Любил Серега хорошие песни. Как-то услыхал «Оренбургский платок». Дома один был и не выдержал — слезы сами потекли.

— Мамка ты мамка, родная ты моя, — разговаривал один и стирал твердой как камень рукой слезы. Стоял у окна, смотрел поверх домов на облачное небо. Вот послушал песню — и будто свиделся с матерью, со своим детством, с родной степью. Будто поговорил, как при короткой встрече.

«Постарел ты, сынка. Не выпиваешь ли?»

«Ничего, мамка, к зелью я не жадный. Только душу что-то заботит: все как-то побаливает».

«На работе что не так, аль в семье?»

«Нет, все прочно. Далекая какая-то забота: будто темной тенью пролетит, душе тревогу создаст, охолодит всю».

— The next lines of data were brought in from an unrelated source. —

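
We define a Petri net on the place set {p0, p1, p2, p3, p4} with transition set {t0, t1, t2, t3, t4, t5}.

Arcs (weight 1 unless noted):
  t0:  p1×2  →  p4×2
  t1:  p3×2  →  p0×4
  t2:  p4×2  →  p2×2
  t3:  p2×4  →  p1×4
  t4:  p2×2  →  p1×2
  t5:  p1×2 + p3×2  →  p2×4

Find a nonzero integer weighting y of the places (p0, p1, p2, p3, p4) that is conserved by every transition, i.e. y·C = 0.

Incidence matrix C (rows=places, cols=transitions):
       t0   t1   t2   t3   t4   t5
   p0   0    4    0    0    0    0
   p1  -2    0    0    4    2   -2
   p2   0    0    2   -4   -2    4
   p3   0   -2    0    0    0   -2
   p4   2    0   -2    0    0    0

Candidate y = [1, 2, 2, 2, 2]; check y·C column-wise:
  col t0: 1·0 + 2·-2 + 2·0 + 2·0 + 2·2 = 0
  col t1: 1·4 + 2·0 + 2·0 + 2·-2 + 2·0 = 0
  col t2: 1·0 + 2·0 + 2·2 + 2·0 + 2·-2 = 0
  col t3: 1·0 + 2·4 + 2·-4 + 2·0 + 2·0 = 0
  col t4: 1·0 + 2·2 + 2·-2 + 2·0 + 2·0 = 0
  col t5: 1·0 + 2·-2 + 2·4 + 2·-2 + 2·0 = 0

y = (p0:1, p1:2, p2:2, p3:2, p4:2)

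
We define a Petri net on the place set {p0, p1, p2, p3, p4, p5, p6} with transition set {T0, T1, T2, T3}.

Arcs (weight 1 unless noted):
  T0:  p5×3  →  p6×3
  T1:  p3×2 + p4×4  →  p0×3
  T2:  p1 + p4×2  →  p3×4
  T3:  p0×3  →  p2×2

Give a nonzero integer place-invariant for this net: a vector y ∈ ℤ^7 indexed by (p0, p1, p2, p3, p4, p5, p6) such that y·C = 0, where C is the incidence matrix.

y = (p0:2, p1:12, p2:3, p3:3, p4:0, p5:0, p6:0)

Incidence matrix C (rows=places, cols=transitions):
       T0   T1   T2   T3
   p0   0    3    0   -3
   p1   0    0   -1    0
   p2   0    0    0    2
   p3   0   -2    4    0
   p4   0   -4   -2    0
   p5  -3    0    0    0
   p6   3    0    0    0

Candidate y = [2, 12, 3, 3, 0, 0, 0]; check y·C column-wise:
  col T0: 2·0 + 12·0 + 3·0 + 3·0 + 0·-3 + 0·3 = 0
  col T1: 2·3 + 12·0 + 3·0 + 3·-2 + 0·-4 = 0
  col T2: 2·0 + 12·-1 + 3·0 + 3·4 + 0·-2 = 0
  col T3: 2·-3 + 12·0 + 3·2 + 3·0 = 0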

«Слышит что душа-то, чует?»

«Ага. Слышит. Земля вроде бы вздрагивает и детишки ревут. Далеко, далеко».

«Ты все такой же, как мальчонкой был, желанный. Не идет, знать, душа на усох?»

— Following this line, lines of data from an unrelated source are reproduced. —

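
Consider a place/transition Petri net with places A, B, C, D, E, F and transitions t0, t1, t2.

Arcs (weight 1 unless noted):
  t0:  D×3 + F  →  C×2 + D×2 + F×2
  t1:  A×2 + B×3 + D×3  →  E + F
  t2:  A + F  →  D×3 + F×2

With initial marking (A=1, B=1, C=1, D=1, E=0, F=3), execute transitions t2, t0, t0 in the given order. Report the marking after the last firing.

step 1: fire t2:  (A=1, B=1, C=1, D=1, E=0, F=3) → (A=0, B=1, C=1, D=4, E=0, F=4)
step 2: fire t0:  (A=0, B=1, C=1, D=4, E=0, F=4) → (A=0, B=1, C=3, D=3, E=0, F=5)
step 3: fire t0:  (A=0, B=1, C=3, D=3, E=0, F=5) → (A=0, B=1, C=5, D=2, E=0, F=6)

(A=0, B=1, C=5, D=2, E=0, F=6)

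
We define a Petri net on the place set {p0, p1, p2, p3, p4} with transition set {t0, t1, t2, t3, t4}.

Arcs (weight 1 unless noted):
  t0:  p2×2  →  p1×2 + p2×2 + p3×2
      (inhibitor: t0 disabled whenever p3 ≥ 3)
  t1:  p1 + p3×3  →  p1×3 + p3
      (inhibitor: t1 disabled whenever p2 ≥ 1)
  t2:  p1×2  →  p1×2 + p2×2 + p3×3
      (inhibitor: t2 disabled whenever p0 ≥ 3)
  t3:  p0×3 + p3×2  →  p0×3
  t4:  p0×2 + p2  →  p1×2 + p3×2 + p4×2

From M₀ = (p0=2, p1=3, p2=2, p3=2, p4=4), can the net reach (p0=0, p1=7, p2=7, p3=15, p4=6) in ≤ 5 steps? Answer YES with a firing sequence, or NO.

step 1: fire t0:  (p0=2, p1=3, p2=2, p3=2, p4=4) → (p0=2, p1=5, p2=2, p3=4, p4=4)
step 2: fire t2:  (p0=2, p1=5, p2=2, p3=4, p4=4) → (p0=2, p1=5, p2=4, p3=7, p4=4)
step 3: fire t2:  (p0=2, p1=5, p2=4, p3=7, p4=4) → (p0=2, p1=5, p2=6, p3=10, p4=4)
step 4: fire t2:  (p0=2, p1=5, p2=6, p3=10, p4=4) → (p0=2, p1=5, p2=8, p3=13, p4=4)
step 5: fire t4:  (p0=2, p1=5, p2=8, p3=13, p4=4) → (p0=0, p1=7, p2=7, p3=15, p4=6)

YES — reachable via ⟨t0, t2, t2, t2, t4⟩ (5 firings)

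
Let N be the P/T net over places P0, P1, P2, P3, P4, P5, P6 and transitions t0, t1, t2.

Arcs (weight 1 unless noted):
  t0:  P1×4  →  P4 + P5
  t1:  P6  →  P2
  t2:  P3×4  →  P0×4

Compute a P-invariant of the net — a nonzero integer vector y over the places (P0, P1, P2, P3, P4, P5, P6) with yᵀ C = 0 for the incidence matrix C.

Incidence matrix C (rows=places, cols=transitions):
       t0   t1   t2
   P0   0    0    4
   P1  -4    0    0
   P2   0    1    0
   P3   0    0   -4
   P4   1    0    0
   P5   1    0    0
   P6   0   -1    0

Candidate y = [1, 0, 0, 1, 0, 0, 0]; check y·C column-wise:
  col t0: 1·0 + 0·-4 + 1·0 + 0·1 + 0·1 = 0
  col t1: 1·0 + 0·1 + 1·0 + 0·-1 = 0
  col t2: 1·4 + 1·-4 = 0

y = (P0:1, P1:0, P2:0, P3:1, P4:0, P5:0, P6:0)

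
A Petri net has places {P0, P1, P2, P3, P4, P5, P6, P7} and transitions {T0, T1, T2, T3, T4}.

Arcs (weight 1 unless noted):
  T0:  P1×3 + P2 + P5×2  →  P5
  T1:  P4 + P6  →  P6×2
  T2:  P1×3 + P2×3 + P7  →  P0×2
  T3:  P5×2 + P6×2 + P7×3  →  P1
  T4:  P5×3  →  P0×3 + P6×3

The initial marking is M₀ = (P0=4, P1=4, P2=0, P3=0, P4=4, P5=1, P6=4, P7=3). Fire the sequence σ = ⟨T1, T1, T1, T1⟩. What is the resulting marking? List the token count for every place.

(P0=4, P1=4, P2=0, P3=0, P4=0, P5=1, P6=8, P7=3)

step 1: fire T1:  (P0=4, P1=4, P2=0, P3=0, P4=4, P5=1, P6=4, P7=3) → (P0=4, P1=4, P2=0, P3=0, P4=3, P5=1, P6=5, P7=3)
step 2: fire T1:  (P0=4, P1=4, P2=0, P3=0, P4=3, P5=1, P6=5, P7=3) → (P0=4, P1=4, P2=0, P3=0, P4=2, P5=1, P6=6, P7=3)
step 3: fire T1:  (P0=4, P1=4, P2=0, P3=0, P4=2, P5=1, P6=6, P7=3) → (P0=4, P1=4, P2=0, P3=0, P4=1, P5=1, P6=7, P7=3)
step 4: fire T1:  (P0=4, P1=4, P2=0, P3=0, P4=1, P5=1, P6=7, P7=3) → (P0=4, P1=4, P2=0, P3=0, P4=0, P5=1, P6=8, P7=3)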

«Нет, не идет… Только злюсь я, бывает. Как встречу зло, так и сам злюсь».

«Укрепись, сынка. Злость силу отнимает, а против зла сила нужна». — И будто погладит по голове, как в детстве. И опять Серега словно мальчишка, и все у него впереди.

Вот что песня делает с человеком. А песню человек сложил. В ноги бы ему поклонился за дело светлое.

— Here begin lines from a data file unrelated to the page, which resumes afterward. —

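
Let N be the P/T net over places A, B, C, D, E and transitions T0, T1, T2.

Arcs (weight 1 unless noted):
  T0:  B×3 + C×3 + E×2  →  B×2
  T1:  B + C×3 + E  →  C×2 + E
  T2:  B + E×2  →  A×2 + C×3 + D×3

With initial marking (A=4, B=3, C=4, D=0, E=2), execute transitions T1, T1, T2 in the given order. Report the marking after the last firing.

(A=6, B=0, C=5, D=3, E=0)

step 1: fire T1:  (A=4, B=3, C=4, D=0, E=2) → (A=4, B=2, C=3, D=0, E=2)
step 2: fire T1:  (A=4, B=2, C=3, D=0, E=2) → (A=4, B=1, C=2, D=0, E=2)
step 3: fire T2:  (A=4, B=1, C=2, D=0, E=2) → (A=6, B=0, C=5, D=3, E=0)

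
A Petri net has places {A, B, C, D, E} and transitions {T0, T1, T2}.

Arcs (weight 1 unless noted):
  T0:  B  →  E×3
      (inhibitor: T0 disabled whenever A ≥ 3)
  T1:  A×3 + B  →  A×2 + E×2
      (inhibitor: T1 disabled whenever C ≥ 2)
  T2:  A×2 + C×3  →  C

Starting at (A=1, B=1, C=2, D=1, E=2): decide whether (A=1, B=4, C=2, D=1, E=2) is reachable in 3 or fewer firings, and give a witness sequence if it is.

depth 0: 1 marking
depth 1: 2 markings reached so far
depth 2: 2 markings reached so far
(frontier empty at depth 2; search complete)
target is not among the 2 markings reachable within 3 steps

NO — not reachable within 3 firings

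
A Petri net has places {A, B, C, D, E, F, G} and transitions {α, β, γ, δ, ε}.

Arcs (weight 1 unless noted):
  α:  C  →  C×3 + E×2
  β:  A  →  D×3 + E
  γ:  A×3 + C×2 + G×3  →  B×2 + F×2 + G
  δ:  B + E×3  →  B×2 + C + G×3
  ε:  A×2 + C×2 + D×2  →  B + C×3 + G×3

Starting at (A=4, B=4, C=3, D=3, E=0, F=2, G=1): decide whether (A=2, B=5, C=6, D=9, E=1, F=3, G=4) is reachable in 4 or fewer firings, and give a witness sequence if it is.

NO — not reachable within 4 firings

depth 0: 1 marking
depth 1: 4 markings reached so far
depth 2: 9 markings reached so far
depth 3: 18 markings reached so far
depth 4: 34 markings reached so far
target is not among the 34 markings reachable within 4 steps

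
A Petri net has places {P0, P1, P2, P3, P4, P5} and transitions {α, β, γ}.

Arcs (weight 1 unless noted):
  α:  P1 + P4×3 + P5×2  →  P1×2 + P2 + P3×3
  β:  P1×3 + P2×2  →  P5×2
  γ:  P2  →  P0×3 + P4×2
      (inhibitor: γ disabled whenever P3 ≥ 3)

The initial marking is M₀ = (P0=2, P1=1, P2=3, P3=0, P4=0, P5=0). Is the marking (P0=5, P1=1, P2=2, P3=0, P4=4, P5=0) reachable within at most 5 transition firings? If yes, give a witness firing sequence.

NO — not reachable within 5 firings

depth 0: 1 marking
depth 1: 2 markings reached so far
depth 2: 3 markings reached so far
depth 3: 4 markings reached so far
depth 4: 4 markings reached so far
(frontier empty at depth 4; search complete)
target is not among the 4 markings reachable within 5 steps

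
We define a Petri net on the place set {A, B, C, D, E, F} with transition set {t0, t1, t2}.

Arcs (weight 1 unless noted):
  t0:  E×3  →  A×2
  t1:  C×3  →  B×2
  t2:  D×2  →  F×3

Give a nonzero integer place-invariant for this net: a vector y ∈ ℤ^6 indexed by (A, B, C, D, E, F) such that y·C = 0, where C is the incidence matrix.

y = (A:0, B:3, C:2, D:0, E:0, F:0)

Incidence matrix C (rows=places, cols=transitions):
       t0   t1   t2
    A   2    0    0
    B   0    2    0
    C   0   -3    0
    D   0    0   -2
    E  -3    0    0
    F   0    0    3

Candidate y = [0, 3, 2, 0, 0, 0]; check y·C column-wise:
  col t0: 0·2 + 3·0 + 2·0 + 0·-3 = 0
  col t1: 3·2 + 2·-3 = 0
  col t2: 3·0 + 2·0 + 0·-2 + 0·3 = 0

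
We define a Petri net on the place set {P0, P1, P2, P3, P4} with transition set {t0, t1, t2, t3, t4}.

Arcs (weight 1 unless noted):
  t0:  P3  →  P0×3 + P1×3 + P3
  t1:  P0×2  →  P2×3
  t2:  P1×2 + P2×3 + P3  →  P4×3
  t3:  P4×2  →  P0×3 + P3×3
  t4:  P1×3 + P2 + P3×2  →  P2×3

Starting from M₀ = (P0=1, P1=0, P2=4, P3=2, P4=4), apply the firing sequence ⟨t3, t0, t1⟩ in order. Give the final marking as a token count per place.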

…Серега шел, и чувство досадной горечи не покидало его. Досадно было из-за крашеной учительницы, из-за себя, что нагрубил ей, вместо того, чтоб убедить по-людски. И все из-за своей неграмотности. Она-то: поли — это самое — симфония, инструменталка, а я — гав-гав и пошел. «И все же, Витюха, на композиторство твое я стопор поставлю».

Расстроенный, Серега забыл заплатить за квартиру. «Уплачу завтра», — подумал он, мысленно прибавляя к пятнадцати рублям, оставленных в музыкальной школе, пятнадцать за квартиру.

На почте Серега повеселел, увидев за барьерчиком черную как галчонок, худенькую девчушку, а не ее сменщицу, женщину средних лет, полную, с прической-стогом в два раза больше головы. Каждый раз, когда она, оформив ему перевод на имя матери, бралась за другой на три рубля, начинала презрительно ухмыляться. Серега догадывался, что причиной этой язвительной ухмылки была не только мизерность суммы перевода. И ему хотелось сказать ей что-нибудь обидное, злое, но он терялся, тем более, что она ухмылку свою не подтверждала словами. Зато, выскочив на улицу, «пускал пар».

— Зараза, расплылась что мешок!..



Но однажды она долго оглядывала его шевиотовый пиджак образца пятидесятых годов, длинные лацканы которого закрутились в трубку, показала на маленький прожог в борту.

— Дырка, — как-то обрадовалась она.

— Ну и што? — начал закипать Серега. — Я же твои дырки не считаю.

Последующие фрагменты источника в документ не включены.